The protests are supported by green groups including Friends of the Earth, Greenpeace and Transport and Environment.

“Tar sands are deadly for our climate and must be kept in the ground and out of Europe,” said Colin Roche of Friends of the Earth Europe. “To give a lifeline to this dangerous industry is to set us up for climate disaster.”

Pilot project

Repsol says that its fuel cargo is being delivered as part of a pilot project to determine whether bulk imports are feasible, and rejects residents’ concerns about local pollution.

“This crude produces no more emissions from refining than any other crude of similar characteristics,” Kristian Rix, a Repsol spokesman told EurActiv, adding that record investments in Repsol’s refining system had reduced emissions 16% since 2011, with plans for a further 6% cut by 2016.

In other parts of the world, tar sands refining facilities have been linked to increased cancer incidences near plants, and also to respiratory ailments such as asthma, cardiovascular illness, heart attacks, lung dysfunction and even premature death.

“Repsol takes the environment very seriously,” Rix said, “it is something the company spends a lot of money on” and this has been publicised. But he dead-balled a question on why the firm was then importing tar sands, one of the most polluting of all crudes.

“You will have to ask the extractors,” he said. “I just source the crude so I don’t control the metrics of how many emissions are produced.”

Attempts by the EU to quantify the emissions from tar sands’ energy-intensive extraction process - and ensure that its price reflects this - have triggered threats of a trade war from Canada, and proved divisive within the bloc itself.

A revision of the Fuel Quality Directive (FQD) – which mandates a 6% reduction in the greenhouse gas intensity of EU fuels by 2020 – is currently blocked in the corridors of the Commission’s Berlaymont building, even though an impact assessment was finished last August.
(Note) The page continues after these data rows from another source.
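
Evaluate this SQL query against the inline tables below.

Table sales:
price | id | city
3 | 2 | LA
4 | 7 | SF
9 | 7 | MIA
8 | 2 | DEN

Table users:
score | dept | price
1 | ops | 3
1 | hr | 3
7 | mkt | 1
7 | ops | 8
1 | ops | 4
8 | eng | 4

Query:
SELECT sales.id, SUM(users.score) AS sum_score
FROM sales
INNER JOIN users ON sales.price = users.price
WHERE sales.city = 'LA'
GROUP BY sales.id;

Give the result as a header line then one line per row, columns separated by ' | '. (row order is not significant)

== RESULT ==
sales.id | sum_score
2 | 2

Derivation:
After JOIN users (5 rows):
sales.price | sales.id | sales.city | users.score | users.dept | users.price
3 | 2 | LA | 1 | ops | 3
3 | 2 | LA | 1 | hr | 3
4 | 7 | SF | 1 | ops | 4
4 | 7 | SF | 8 | eng | 4
8 | 2 | DEN | 7 | ops | 8
After WHERE (2 rows):
sales.price | sales.id | sales.city | users.score | users.dept | users.price
3 | 2 | LA | 1 | ops | 3
3 | 2 | LA | 1 | hr | 3
After GROUP BY (1 rows):
sales.id | sum_score
2 | 2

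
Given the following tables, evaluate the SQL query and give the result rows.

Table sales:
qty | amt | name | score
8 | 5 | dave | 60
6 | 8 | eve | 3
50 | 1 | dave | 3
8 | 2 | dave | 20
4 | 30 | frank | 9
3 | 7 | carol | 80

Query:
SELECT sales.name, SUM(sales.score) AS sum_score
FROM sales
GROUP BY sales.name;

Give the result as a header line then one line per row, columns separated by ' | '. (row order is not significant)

After GROUP BY (4 rows):
sales.name | sum_score
dave | 83
eve | 3
frank | 9
carol | 80

== RESULT ==
sales.name | sum_score
dave | 83
eve | 3
frank | 9
carol | 80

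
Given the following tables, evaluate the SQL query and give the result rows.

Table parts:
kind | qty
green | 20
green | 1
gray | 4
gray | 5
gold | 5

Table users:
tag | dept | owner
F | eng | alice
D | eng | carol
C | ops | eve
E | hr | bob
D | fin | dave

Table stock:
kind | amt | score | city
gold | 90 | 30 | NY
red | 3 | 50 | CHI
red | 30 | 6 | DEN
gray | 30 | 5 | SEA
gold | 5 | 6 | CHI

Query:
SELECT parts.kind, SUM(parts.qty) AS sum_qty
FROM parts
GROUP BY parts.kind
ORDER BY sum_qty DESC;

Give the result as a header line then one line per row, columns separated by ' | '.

After GROUP BY (3 rows):
parts.kind | sum_qty
green | 21
gray | 9
gold | 5
After ORDER BY (3 rows):
parts.kind | sum_qty
green | 21
gray | 9
gold | 5

== RESULT ==
parts.kind | sum_qty
green | 21
gray | 9
gold | 5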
Washington has also raised concerns about the FQD revision in the context of the Transatlantic Trade and Investment partnership (TTIP) negotiations, as up to 30 of its diesel-refined fuels for export to the EU may be blended with Canadian tar sands.

New Access to Information revelations

Internal EU documents obtained by Friends of the Earth in an Access to Information application show that the US Mission in Brussels requested a meeting with cabinet members in the Commission’s energy directorate (DG Energy) on the subject last October.
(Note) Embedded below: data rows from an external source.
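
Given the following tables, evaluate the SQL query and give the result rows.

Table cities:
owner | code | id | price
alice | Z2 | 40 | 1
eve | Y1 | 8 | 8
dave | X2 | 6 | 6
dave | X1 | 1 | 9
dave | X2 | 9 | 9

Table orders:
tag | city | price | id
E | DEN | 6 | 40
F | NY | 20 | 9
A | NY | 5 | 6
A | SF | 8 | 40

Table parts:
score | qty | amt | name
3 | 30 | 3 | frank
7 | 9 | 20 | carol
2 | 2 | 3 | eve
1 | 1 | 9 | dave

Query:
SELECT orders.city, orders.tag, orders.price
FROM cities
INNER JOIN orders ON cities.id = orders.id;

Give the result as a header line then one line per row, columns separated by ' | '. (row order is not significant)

== RESULT ==
orders.city | orders.tag | orders.price
DEN | E | 6
SF | A | 8
NY | A | 5
NY | F | 20

Derivation:
After JOIN orders (4 rows):
cities.owner | cities.code | cities.id | cities.price | orders.tag | orders.city | orders.price | orders.id
alice | Z2 | 40 | 1 | E | DEN | 6 | 40
alice | Z2 | 40 | 1 | A | SF | 8 | 40
dave | X2 | 6 | 6 | A | NY | 5 | 6
dave | X2 | 9 | 9 | F | NY | 20 | 9
After SELECT (4 rows):
orders.city | orders.tag | orders.price
DEN | E | 6
SF | A | 8
NY | A | 5
NY | F | 20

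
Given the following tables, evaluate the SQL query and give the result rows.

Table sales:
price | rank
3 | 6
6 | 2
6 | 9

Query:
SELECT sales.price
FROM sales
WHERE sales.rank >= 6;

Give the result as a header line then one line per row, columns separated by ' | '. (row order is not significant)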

“The US Mission informed us formally that the US authorities have… substantive concerns about the existing proposal (the singling out of two crudes – Canada and Venezuela),” says the internal cabinet-level email, which EurActiv has seen.

“They are particularly concerned about the workability of the current proposal on the table considering the supply chain,” the missive continues. The US diplomats had “a real problem” with ‘Option 1’ in the Impact Assessment, which pitches a method for calculating fossil fuel emissions, it said.
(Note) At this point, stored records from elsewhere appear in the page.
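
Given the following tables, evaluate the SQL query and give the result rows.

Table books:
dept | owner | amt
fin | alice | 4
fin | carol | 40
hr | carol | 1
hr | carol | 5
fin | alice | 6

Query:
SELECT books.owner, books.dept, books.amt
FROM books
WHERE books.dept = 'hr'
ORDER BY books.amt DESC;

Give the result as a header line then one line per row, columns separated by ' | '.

== RESULT ==
books.owner | books.dept | books.amt
carol | hr | 5
carol | hr | 1

Derivation:
After WHERE (2 rows):
books.dept | books.owner | books.amt
hr | carol | 1
hr | carol | 5
After SELECT (2 rows):
books.owner | books.dept | books.amt
carol | hr | 1
carol | hr | 5
After ORDER BY (2 rows):
books.owner | books.dept | books.amt
carol | hr | 5
carol | hr | 1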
Equally, they “were concerned to signal there (sic) concern as they had heard that a proposal could be made imminently by DG CLIM (the Commission’s climate directorate).”

EurActiv understands that Canada has pressured the US to act against the EU but while no FQD proposal was on the table, Washington saw little point in weathering the international storm that could result from a heavy-handed response.

The internal DG Energy email concludes with a highlighted passage, suggesting fear within the Commission that a proposal could be forthcoming. “Of immediate concern for the Cabinet is to know the exact procedure from now on and in particular whether DG CLIM are obliged to go for a formal inter-service in the Commission,” it says.

No inter-service consultation – the precursor to official publication – has yet begun and the FQD remains mired in the long grass, slated for deletion in 2020 under the terms of the 2030 climate and energy proposal.

The focus of the transatlantic battle for tar sands may be about to shift to the streets of Bilbao.